David W. Boyce, Exonerated After 22 Years In Prison For Murder, Sues City For $25 Million


David W. Boyce was sent to prison in 1991 — for life. Actually, he was hit with not one but two life terms, convicted of capital murder in the killing of his friend and then-roommate Timothy Askew. But he always claimed that he was innocent and finally, 22 years later, he proved it, exonerated by DNA evidence. But the case was even worse than a simple wrongful conviction, a well-intentioned mistake that ruined a man’s life.

Boyce says that the police in Newport News, Virginia railroaded him — on purpose. They held back evidence that they knew would have cleared him and even drummed up a phony “jail house snitch” to lie, testifying that Boyce confessed the murder to him out of the blue as he returned from the prison shower.

Those are the charges in a lawsuit David W. Boyce, now 44-years-old, filed last Tuesday, which specifically names two Newport News police officers, Thomas Bennett and Patricia Montgomery, who Boyce says lied, held back evidence, and misled witnesses in their zeal to send Boyce away for a crime he did not commit.

Now David Boyce wants compensation for the decades of his life he says were deliberately stolen from him, to the tune of $25 million.

Askew was robbed and stabbed to death at an Econo Lodge Motel in Newport News in 1991, where he and Boyce then lived together in one room. Askew was murdered in a different room, where he was partying and having sex with a man who was not David Boyce.

A hotel clerk saw a man with long hair skulking around the premises the night of the murder. According to Boyce’s lawsuit, Officer Montgomery claimed that Boyce had long hair when she fingerprinted him that same night, but that he cut it short immediately thereafter.

Boyce said that police took a Polaroid picture of him the night of the murder that would show he had short hair at that time. But police conveniently “lost” the photo for years.

In 2005, as Boyce and his attorneys fought to have his conviction thrown out, prosecutors turned over a batch of evidence that had not been made available to Boyce at his trial 14 years earlier. The Polaroid photo — showing Boyce with short hair — was in that file of evidence.

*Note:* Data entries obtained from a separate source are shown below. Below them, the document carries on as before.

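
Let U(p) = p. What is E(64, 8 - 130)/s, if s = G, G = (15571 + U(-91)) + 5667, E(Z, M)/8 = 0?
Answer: 0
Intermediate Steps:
E(Z, M) = 0 (E(Z, M) = 8*0 = 0)
G = 21147 (G = (15571 - 91) + 5667 = 15480 + 5667 = 21147)
s = 21147
E(64, 8 - 130)/s = 0/21147 = 0*(1/21147) = 0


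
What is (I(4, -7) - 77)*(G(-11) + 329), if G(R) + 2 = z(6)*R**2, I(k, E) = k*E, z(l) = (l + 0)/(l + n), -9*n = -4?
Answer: -1338750/29 ≈ -46164.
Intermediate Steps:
n = 4/9 (n = -1/9*(-4) = 4/9 ≈ 0.44444)
z(l) = l/(4/9 + l) (z(l) = (l + 0)/(l + 4/9) = l/(4/9 + l))
I(k, E) = E*k
G(R) = -2 + 27*R**2/29 (G(R) = -2 + (9*6/(4 + 9*6))*R**2 = -2 + (9*6/(4 + 54))*R**2 = -2 + (9*6/58)*R**2 = -2 + (9*6*(1/58))*R**2 = -2 + 27*R**2/29)
(I(4, -7) - 77)*(G(-11) + 329) = (-7*4 - 77)*((-2 + (27/29)*(-11)**2) + 329) = (-28 - 77)*((-2 + (27/29)*121) + 329) = -105*((-2 + 3267/29) + 329) = -105*(3209/29 + 329) = -105*12750/29 = -1338750/29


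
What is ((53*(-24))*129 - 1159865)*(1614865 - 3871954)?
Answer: 2988279752817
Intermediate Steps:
((53*(-24))*129 - 1159865)*(1614865 - 3871954) = (-1272*129 - 1159865)*(-2257089) = (-164088 - 1159865)*(-2257089) = -1323953*(-2257089) = 2988279752817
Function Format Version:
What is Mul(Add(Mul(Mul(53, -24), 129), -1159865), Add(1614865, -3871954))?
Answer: 2988279752817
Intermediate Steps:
Mul(Add(Mul(Mul(53, -24), 129), -1159865), Add(1614865, -3871954)) = Mul(Add(Mul(-1272, 129), -1159865), -2257089) = Mul(Add(-164088, -1159865), -2257089) = Mul(-1323953, -2257089) = 2988279752817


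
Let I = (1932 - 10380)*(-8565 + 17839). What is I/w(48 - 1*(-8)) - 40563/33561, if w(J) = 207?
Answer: -32461774573/85767 ≈ -3.7849e+5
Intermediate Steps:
I = -78346752 (I = -8448*9274 = -78346752)
I/w(48 - 1*(-8)) - 40563/33561 = -78346752/207 - 40563/33561 = -78346752*1/207 - 40563*1/33561 = -26115584/69 - 4507/3729 = -32461774573/85767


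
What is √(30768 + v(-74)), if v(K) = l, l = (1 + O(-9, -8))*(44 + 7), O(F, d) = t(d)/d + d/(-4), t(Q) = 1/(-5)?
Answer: √12368910/20 ≈ 175.85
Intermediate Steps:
t(Q) = -⅕
O(F, d) = -d/4 - 1/(5*d) (O(F, d) = -1/(5*d) + d/(-4) = -1/(5*d) + d*(-¼) = -1/(5*d) - d/4 = -d/4 - 1/(5*d))
l = 6171/40 (l = (1 + (-¼*(-8) - ⅕/(-8)))*(44 + 7) = (1 + (2 - ⅕*(-⅛)))*51 = (1 + (2 + 1/40))*51 = (1 + 81/40)*51 = (121/40)*51 = 6171/40 ≈ 154.27)
v(K) = 6171/40
√(30768 + v(-74)) = √(30768 + 6171/40) = √(1236891/40) = √12368910/20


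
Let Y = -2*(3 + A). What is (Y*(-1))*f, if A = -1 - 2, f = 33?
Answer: 0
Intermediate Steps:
A = -3
Y = 0 (Y = -2*(3 - 3) = -2*0 = 0)
(Y*(-1))*f = (0*(-1))*33 = 0*33 = 0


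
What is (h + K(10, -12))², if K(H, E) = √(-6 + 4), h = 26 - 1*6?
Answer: (20 + I*√2)² ≈ 398.0 + 56.569*I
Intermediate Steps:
h = 20 (h = 26 - 6 = 20)
K(H, E) = I*√2 (K(H, E) = √(-2) = I*√2)
(h + K(10, -12))² = (20 + I*√2)²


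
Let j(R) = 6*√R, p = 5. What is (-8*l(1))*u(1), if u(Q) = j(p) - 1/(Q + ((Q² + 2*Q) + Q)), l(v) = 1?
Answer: 8/5 - 48*√5 ≈ -105.73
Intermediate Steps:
u(Q) = -1/(Q² + 4*Q) + 6*√5 (u(Q) = 6*√5 - 1/(Q + ((Q² + 2*Q) + Q)) = 6*√5 - 1/(Q + (Q² + 3*Q)) = 6*√5 - 1/(Q² + 4*Q) = -1/(Q² + 4*Q) + 6*√5)
(-8*l(1))*u(1) = (-8*1)*((-1 + 6*√5*1² + 24*1*√5)/(1*(4 + 1))) = -8*(-1 + 6*√5*1 + 24*√5)/5 = -8*(-1 + 6*√5 + 24*√5)/5 = -8*(-1 + 30*√5)/5 = -8*(-⅕ + 6*√5) = 8/5 - 48*√5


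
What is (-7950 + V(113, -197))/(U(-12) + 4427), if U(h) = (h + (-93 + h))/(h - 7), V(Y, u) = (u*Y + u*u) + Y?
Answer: 165509/84230 ≈ 1.9650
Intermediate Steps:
V(Y, u) = Y + u² + Y*u (V(Y, u) = (Y*u + u²) + Y = (u² + Y*u) + Y = Y + u² + Y*u)
U(h) = (-93 + 2*h)/(-7 + h)
(-7950 + V(113, -197))/(U(-12) + 4427) = (-7950 + (113 + (-197)² + 113*(-197)))/((-93 + 2*(-12))/(-7 - 12) + 4427) = (-7950 + (113 + 38809 - 22261))/((-93 - 24)/(-19) + 4427) = (-7950 + 16661)/(-1/19*(-117) + 4427) = 8711/(117/19 + 4427) = 8711/(84230/19) = 8711*(19/84230) = 165509/84230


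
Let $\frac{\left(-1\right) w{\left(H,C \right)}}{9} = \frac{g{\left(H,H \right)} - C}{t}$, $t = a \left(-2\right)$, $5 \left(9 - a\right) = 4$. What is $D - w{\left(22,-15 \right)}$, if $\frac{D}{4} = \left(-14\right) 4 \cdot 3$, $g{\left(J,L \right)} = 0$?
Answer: $- \frac{55779}{82} \approx -680.23$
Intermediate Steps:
$a = \frac{41}{5}$ ($a = 9 - \frac{4}{5} = \frac{41}{5} \approx 8.2$)
$t = - \frac{82}{5}$ ($t = \frac{41}{5} \left(-2\right) = - \frac{82}{5} \approx -16.4$)
$D = -672$ ($D = 4 \left(-14\right) 4 \cdot 3 = 4 \left(\left(-56\right) 3\right) = 4 \left(-168\right) = -672$)
$w{\left(H,C \right)} = - \frac{45 C}{82}$ ($w{\left(H,C \right)} = - 9 \frac{0 - C}{- \frac{82}{5}} = - 9 - C \left(- \frac{5}{82}\right) = - 9 \frac{5 C}{82} = - \frac{45 C}{82}$)
$D - w{\left(22,-15 \right)} = -672 - \left(- \frac{45}{82}\right) \left(-15\right) = -672 - \frac{675}{82} = - \frac{55779}{82}$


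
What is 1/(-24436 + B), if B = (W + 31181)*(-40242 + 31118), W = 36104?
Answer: -1/613932776 ≈ -1.6288e-9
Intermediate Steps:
B = -613908340 (B = (36104 + 31181)*(-40242 + 31118) = 67285*(-9124) = -613908340)
1/(-24436 + B) = 1/(-24436 - 613908340) = 1/(-613932776) = -1/613932776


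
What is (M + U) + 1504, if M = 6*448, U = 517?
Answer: 4709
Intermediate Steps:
M = 2688
(M + U) + 1504 = (2688 + 517) + 1504 = 3205 + 1504 = 4709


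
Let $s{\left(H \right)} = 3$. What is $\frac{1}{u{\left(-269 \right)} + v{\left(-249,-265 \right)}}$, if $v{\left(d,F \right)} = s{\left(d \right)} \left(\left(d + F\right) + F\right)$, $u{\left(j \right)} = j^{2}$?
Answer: $\frac{1}{70024} \approx 1.4281 \cdot 10^{-5}$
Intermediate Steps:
$v{\left(d,F \right)} = 3 d + 6 F$ ($v{\left(d,F \right)} = 3 \left(\left(d + F\right) + F\right) = 3 \left(\left(F + d\right) + F\right) = 3 \left(d + 2 F\right) = 3 d + 6 F$)
$\frac{1}{u{\left(-269 \right)} + v{\left(-249,-265 \right)}} = \frac{1}{\left(-269\right)^{2} + \left(3 \left(-249\right) + 6 \left(-265\right)\right)} = \frac{1}{72361 - 2337} = \frac{1}{70024}$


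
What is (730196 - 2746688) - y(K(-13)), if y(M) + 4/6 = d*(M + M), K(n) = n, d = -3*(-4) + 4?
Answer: -6048226/3 ≈ -2.0161e+6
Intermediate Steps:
d = 16 (d = 12 + 4 = 16)
y(M) = -2/3 + 32*M (y(M) = -2/3 + 16*(M + M) = -2/3 + 16*(2*M) = -2/3 + 32*M)
(730196 - 2746688) - y(K(-13)) = (730196 - 2746688) - (-2/3 + 32*(-13)) = -2016492 - (-2/3 - 416) = -2016492 - 1*(-1250/3) = -2016492 + 1250/3 = -6048226/3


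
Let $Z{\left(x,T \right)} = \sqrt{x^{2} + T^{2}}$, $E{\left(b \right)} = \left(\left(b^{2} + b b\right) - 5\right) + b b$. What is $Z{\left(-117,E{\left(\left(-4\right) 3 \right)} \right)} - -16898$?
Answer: $16898 + \sqrt{196018} \approx 17341.0$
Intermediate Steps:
$E{\left(b \right)} = -5 + 3 b^{2}$ ($E{\left(b \right)} = \left(\left(b^{2} + b^{2}\right) - 5\right) + b^{2} = \left(2 b^{2} - 5\right) + b^{2} = \left(-5 + 2 b^{2}\right) + b^{2} = -5 + 3 b^{2}$)
$Z{\left(x,T \right)} = \sqrt{T^{2} + x^{2}}$
$Z{\left(-117,E{\left(\left(-4\right) 3 \right)} \right)} - -16898 = \sqrt{\left(-5 + 3 \left(\left(-4\right) 3\right)^{2}\right)^{2} + \left(-117\right)^{2}} - -16898 = \sqrt{\left(-5 + 3 \left(-12\right)^{2}\right)^{2} + 13689} + 16898 = \sqrt{\left(-5 + 3 \cdot 144\right)^{2} + 13689} + 16898 = \sqrt{\left(-5 + 432\right)^{2} + 13689} + 16898 = \sqrt{427^{2} + 13689} + 16898 = \sqrt{182329 + 13689} + 16898 = \sqrt{196018} + 16898 = 16898 + \sqrt{196018}$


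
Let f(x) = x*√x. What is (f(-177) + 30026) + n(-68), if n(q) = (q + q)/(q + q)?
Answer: 30027 - 177*I*√177 ≈ 30027.0 - 2354.8*I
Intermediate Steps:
n(q) = 1 (n(q) = (2*q)/((2*q)) = (2*q)*(1/(2*q)) = 1)
f(x) = x^(3/2)
(f(-177) + 30026) + n(-68) = ((-177)^(3/2) + 30026) + 1 = (-177*I*√177 + 30026) + 1 = (30026 - 177*I*√177) + 1 = 30027 - 177*I*√177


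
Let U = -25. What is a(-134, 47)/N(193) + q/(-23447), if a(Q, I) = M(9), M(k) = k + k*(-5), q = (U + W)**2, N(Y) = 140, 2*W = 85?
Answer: -886967/3282580 ≈ -0.27020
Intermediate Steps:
W = 85/2 (W = (1/2)*85 = 85/2 ≈ 42.500)
q = 1225/4 (q = (-25 + 85/2)**2 = (35/2)**2 = 1225/4 ≈ 306.25)
M(k) = -4*k (M(k) = k - 5*k = -4*k)
a(Q, I) = -36 (a(Q, I) = -4*9 = -36)
a(-134, 47)/N(193) + q/(-23447) = -36/140 + (1225/4)/(-23447) = -36*1/140 + (1225/4)*(-1/23447) = -9/35 - 1225/93788 = -886967/3282580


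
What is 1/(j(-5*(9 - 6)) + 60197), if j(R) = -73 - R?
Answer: 1/60139 ≈ 1.6628e-5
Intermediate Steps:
1/(j(-5*(9 - 6)) + 60197) = 1/((-73 - (-5)*(9 - 6)) + 60197) = 1/((-73 - (-5)*3) + 60197) = 1/((-73 - 1*(-15)) + 60197) = 1/((-73 + 15) + 60197) = 1/(-58 + 60197) = 1/60139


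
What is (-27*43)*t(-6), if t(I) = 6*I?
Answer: 41796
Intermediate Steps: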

Boyce also learned that the “jail house snitch” Herman Elkins, who testified at trial that Boyce spontaneously confessed the murder to him through the bars of his cell, had recanted his story in 2004. But prosecutors had not revealed the recantation.

Also in 2004, DNA tests on blood and semen found in the room where Askew was murdered revealed the presence of another man — but none of Boyce’s DNA was a match.

“Boyce’s wrongful conviction and continuing incarceration were no inadvertent mistake,” the lawsuit says. “They were caused by the intentional, bad faith, or alternatively, reckless acts f defendant officers Thomas E. Bennett, the lead detective on the case, Patricia L. Montgomery, the evidence technician assigned to the case, as well as the intentional, bad faith, or alternatively, reckless acts of various former and/or current Newport News Police Department (officers).”

Boyce is lucky to be alive. Prosecutors sought the death penalty, but his trial jury decided on the double-life term instead.

Neither Bennett nor Montgomery still work for the Newport News Police Department, but the city will be on the hook for the $25 million if David W. Boyce prevails in his lawsuit for the 22 years of his life he can never get back.